Heureusement, petit, Armand n’aimait pas l’école ! L’enfant de Koudougou, au Burkina Faso, se rêve en footballeur puis en danseur. Il sèche souvent les cours et redouble deux fois : « J’étais un peu bandit », confie-t-il aujourd’hui avec malice. À l’adolescence, sa famille l’envoie en internat loin de chez lui pour apprendre la mécanique dans un centre d’éducation spécialisé. Mais c’est le cirque qu’il rencontrera : « La première semaine, il y a eu une cérémonie d’accueil avec une démonstration des élèves de l’atelier cirque. Je me suis dit : “Si je dois faire quelque chose, ce sera ça !” » Armand choisit l’acrobatie et se met aussi très vite à jongler.

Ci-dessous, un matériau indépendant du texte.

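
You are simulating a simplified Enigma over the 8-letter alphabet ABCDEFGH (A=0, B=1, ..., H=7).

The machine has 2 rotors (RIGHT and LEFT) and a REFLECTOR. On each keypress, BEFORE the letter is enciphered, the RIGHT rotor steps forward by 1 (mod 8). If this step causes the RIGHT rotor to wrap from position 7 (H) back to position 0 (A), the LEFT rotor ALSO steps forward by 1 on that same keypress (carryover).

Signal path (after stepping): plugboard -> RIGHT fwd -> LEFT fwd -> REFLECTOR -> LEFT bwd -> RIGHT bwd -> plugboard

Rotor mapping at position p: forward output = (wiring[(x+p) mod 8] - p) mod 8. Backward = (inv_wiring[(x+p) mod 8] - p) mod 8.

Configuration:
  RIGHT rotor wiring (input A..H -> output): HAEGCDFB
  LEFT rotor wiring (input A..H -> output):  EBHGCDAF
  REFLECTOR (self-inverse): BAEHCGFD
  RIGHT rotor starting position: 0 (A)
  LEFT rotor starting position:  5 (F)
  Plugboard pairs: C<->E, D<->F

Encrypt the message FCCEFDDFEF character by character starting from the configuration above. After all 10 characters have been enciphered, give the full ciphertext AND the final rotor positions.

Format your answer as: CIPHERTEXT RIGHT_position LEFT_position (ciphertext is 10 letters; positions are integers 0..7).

Answer: BFFCAAEBDC 2 6

Derivation:
Char 1 ('F'): step: R->1, L=5; F->plug->D->R->B->L->D->refl->H->L'->D->R'->B->plug->B
Char 2 ('C'): step: R->2, L=5; C->plug->E->R->D->L->H->refl->D->L'->B->R'->D->plug->F
Char 3 ('C'): step: R->3, L=5; C->plug->E->R->G->L->B->refl->A->L'->C->R'->D->plug->F
Char 4 ('E'): step: R->4, L=5; E->plug->C->R->B->L->D->refl->H->L'->D->R'->E->plug->C
Char 5 ('F'): step: R->5, L=5; F->plug->D->R->C->L->A->refl->B->L'->G->R'->A->plug->A
Char 6 ('D'): step: R->6, L=5; D->plug->F->R->A->L->G->refl->F->L'->H->R'->A->plug->A
Char 7 ('D'): step: R->7, L=5; D->plug->F->R->D->L->H->refl->D->L'->B->R'->C->plug->E
Char 8 ('F'): step: R->0, L->6 (L advanced); F->plug->D->R->G->L->E->refl->C->L'->A->R'->B->plug->B
Char 9 ('E'): step: R->1, L=6; E->plug->C->R->F->L->A->refl->B->L'->E->R'->F->plug->D
Char 10 ('F'): step: R->2, L=6; F->plug->D->R->B->L->H->refl->D->L'->D->R'->E->plug->C
Final: ciphertext=BFFCAAEBDC, RIGHT=2, LEFT=6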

Au début, avec trois citrons verts
Passionné, il se rapproche de ses professeurs de cirque, prépare leur repas, fait leur vaisselle, etc., mais il se remet à sécher. À la fin de l’année, la menace tombe : « On m’a dit : “Le cirque, ce n’est pas un métier. Si tu ne travailles pas en cours, tu arrêtes le cirque.” » Résultat : en deuxième année, Armand finit premier en mécanique et continue à s’entraîner comme un fou, avec trois citrons verts. Un soir, tard, un travailleur social de l’école l’aperçoit en plein jonglage. « Il ne croyait pas en moi car il trouvait que j’étais trop grand pour faire du cirque mais, ce soir-là, il a vu combien cela me tenait à coeur. Depuis, il m’a toujours soutenu, il est même devenu plus tard l’administrateur de ma compagnie. » Quant à sa famille : « Ils ont compris ma passion quand j’ai participé à l’émission L’Afrique a un incroyable talent [Armand a atteint les demi-finales]. Ils ont vu que j’avais la foi, le courage et l’envie. »
Balles, massues, bassines
À la fin de ses études, à 19 ans, Armand rêve de transformer sa passion en carrière. Il devient acrobate pour des compagnies de danse, et se produit beaucoup à Ouagadougou, la capitale, et à Bogo Dilasso, ville reconnue pour son festival des arts du cirque. C’est là qu’il découvre le plaisir de la scène : « Sur scène, vous êtes une autre personne […] et vous partagez votre véritable passion. Y’a rien de plus fort que de faire plaisir aux gens et de me faire plaisir. » (*) Il jongle avec des balles et des massues, et c’est seulement en 2016 qu’il convainc l’un de ses anciens professeurs de l’initier au jonglage de bassines. Un an plus tard, c’est un numéro avec dix bassines qu’il présente à la télévision ! En 2018, il rencontre la circassienne américaine Erin Stevens lors d’une compétition de jonglage au Bénin, et lui confie son rêve : créer une école de cirque professionnelle. Cela n’existe pas dans son pays. En 2020, tous deux fondent la compagnie Yennega Circus, du nom d’une princesse mandingue. Depuis, Armand s’occupe de la direction artistique de sa compagnie, il milite pour la présence de femmes dans le cirque, traditionnellement plus masculin au Burkina, et cherche des financements pour son projet d’école.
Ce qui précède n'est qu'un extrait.